In response to:

The Real Legacy of Steve Jobs from the February 11, 2016 issue

To the Editors:

Letters-apple

Regarding Sue Halpern’s review of books about Steve Jobs [NYR, February 11]:

I had one, albeit long-distance, encounter with Steve Jobs. I had come to the conclusion that the Apple logo with the bite out of the apple was a “pun.” A byte in computer lingo is eight bits, where a bit is one on–off unit of information. Things are often coded in bytes. So I asked Walter Isaacson, the author of Steve Jobs, to ask Jobs himself. He replied as follows:

I asked Steve Jobs this, and also about my daughter’s belief (shared by others) that the bitten apple was an homage to Turing.

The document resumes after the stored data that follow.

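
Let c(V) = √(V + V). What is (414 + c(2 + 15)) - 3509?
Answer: -3095 + √34 ≈ -3089.2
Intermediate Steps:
c(V) = √2*√V (c(V) = √(2*V) = √2*√V)
(414 + c(2 + 15)) - 3509 = (414 + √2*√(2 + 15)) - 3509 = (414 + √2*√17) - 3509 = (414 + √34) - 3509 = -3095 + √34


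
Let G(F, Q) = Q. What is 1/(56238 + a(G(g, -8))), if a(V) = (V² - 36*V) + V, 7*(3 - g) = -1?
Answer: 1/56582 ≈ 1.7673e-5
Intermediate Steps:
g = 22/7 (g = 3 - ⅐*(-1) = 3 + ⅐ = 22/7 ≈ 3.1429)
a(V) = V² - 35*V
1/(56238 + a(G(g, -8))) = 1/(56238 - 8*(-35 - 8)) = 1/(56238 - 8*(-43)) = 1/(56238 + 344) = 1/56582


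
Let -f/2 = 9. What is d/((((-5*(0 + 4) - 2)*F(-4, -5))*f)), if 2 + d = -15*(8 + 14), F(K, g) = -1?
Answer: 83/99 ≈ 0.83838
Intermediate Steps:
f = -18 (f = -2*9 = -18)
d = -332 (d = -2 - 15*(8 + 14) = -2 - 15*22 = -2 - 330 = -332)
d/((((-5*(0 + 4) - 2)*F(-4, -5))*f)) = -332*1/(18*(-5*(0 + 4) - 2)) = -332*1/(18*(-5*4 - 2)) = -332*1/(18*(-20 - 2)) = -332/(-22*(-1)*(-18)) = -332/(22*(-18)) = -332/(-396) = -332*(-1/396) = 83/99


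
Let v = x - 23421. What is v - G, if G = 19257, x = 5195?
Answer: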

I have a graph about it in the intro of the book and a little bit more in the section on the logo design. As for a nod to Turing, he said that he wished they’d been clever enough to think of that, but they didn’t. As for the bite, he said they first looked at it without a bite, but it kept looking like a cherry to him; the bite made it look like an apple.

As for why he chose the apple as a name: he and Steve Wozniak were working on an apple commune at the time. Jobs liked the friendly sound of Apple as a computer name. Friendly and a bit quirky, causing people to take notice and be slightly amused. Plus it got them in front of Atari in the phone book.